By Sarah Shearman, marketingmagazine.co.uk, Monday, 15 October 2012 09:45AM
Xbox Music aims to be an "all-in-one" music service, offering music streaming, a radio service and the option to buy tracks. It has a library of 30-million tracks, topping the 26 million offered by iTunes.
The service is ad-funded, meaning users can stream the tracks for free with the option of ad-free listening for a premium subscription of £8.99 per month, in a similar offering to Spotify. Streaming is something which is not currently available on iTunes. They can also purchase tracks from the library. A spokesman for Xbox would not confirm the pricing for this, saying it would be "competitive".
The service rolls out to 22 countries tomorrow, including the UK. Currently it is only available on via the Xbox 360 games console. Xbox Music offers cloud storage, in a similar way to Amazon and Google’s music services, which mean users can listen to their tracks across different devices and also upload existing music collections to it, using "scan and match" technology.
However it plans to expand the service in the coming weeks, making it available on Windows 8 and on its Surface tablet, when the new operating system launches towards the end of this month. It also has plans to expand it to the Windows Phone.
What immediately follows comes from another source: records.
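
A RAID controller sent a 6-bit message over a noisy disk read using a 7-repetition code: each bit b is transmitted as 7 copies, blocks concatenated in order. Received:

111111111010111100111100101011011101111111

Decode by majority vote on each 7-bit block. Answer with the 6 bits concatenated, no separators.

111011

Block 1 (1111111): 7 ones → 1
Block 2 (1101011): 5 ones → 1
Block 3 (1100111): 5 ones → 1
Block 4 (1001010): 3 ones → 0
Block 5 (1101110): 5 ones → 1
Block 6 (1111111): 7 ones → 1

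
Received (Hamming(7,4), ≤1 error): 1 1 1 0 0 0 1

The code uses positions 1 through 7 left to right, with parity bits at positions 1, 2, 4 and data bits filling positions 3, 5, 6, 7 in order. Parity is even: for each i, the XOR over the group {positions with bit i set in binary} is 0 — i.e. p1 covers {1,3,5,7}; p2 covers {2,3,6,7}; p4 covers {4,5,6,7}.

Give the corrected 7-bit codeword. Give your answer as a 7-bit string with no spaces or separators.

1110000

s1 (pos 1,3,5,7): 1⊕1⊕0⊕1 = 1
s2 (pos 2,3,6,7): 1⊕1⊕0⊕1 = 1
s4 (pos 4,5,6,7): 0⊕0⊕0⊕1 = 1
Syndrome s4…s1 = 111 → error at position 7.
Flip position 7: 1110001 → 1110000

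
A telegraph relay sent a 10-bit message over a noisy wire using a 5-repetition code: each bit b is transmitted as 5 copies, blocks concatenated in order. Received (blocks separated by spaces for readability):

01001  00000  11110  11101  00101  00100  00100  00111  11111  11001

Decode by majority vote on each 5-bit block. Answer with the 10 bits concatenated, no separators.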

Don Mattrick, president of the Interactive Entertainment Business at Microsoft, said: "The launch of Xbox Music is a milestone in simplifying digital music on every type of device and on a global scale. We’re breaking down the walls that fracture your music experiences today to ensure that music is better integrated across the screens that you care about most – your tablet, PC, phone and TV."
Xbox attempted to rival iTunes previously with its music service Zune, but it failed to gain traction. Xbox Music will replace the Zune brand.
The move is part of Microsoft’s plans to expand the Xbox brand from gaming to entertainment. As part of this strategy, a year ago Xbox started offering content from partners, including LoveFilm, BBC and Channel 4.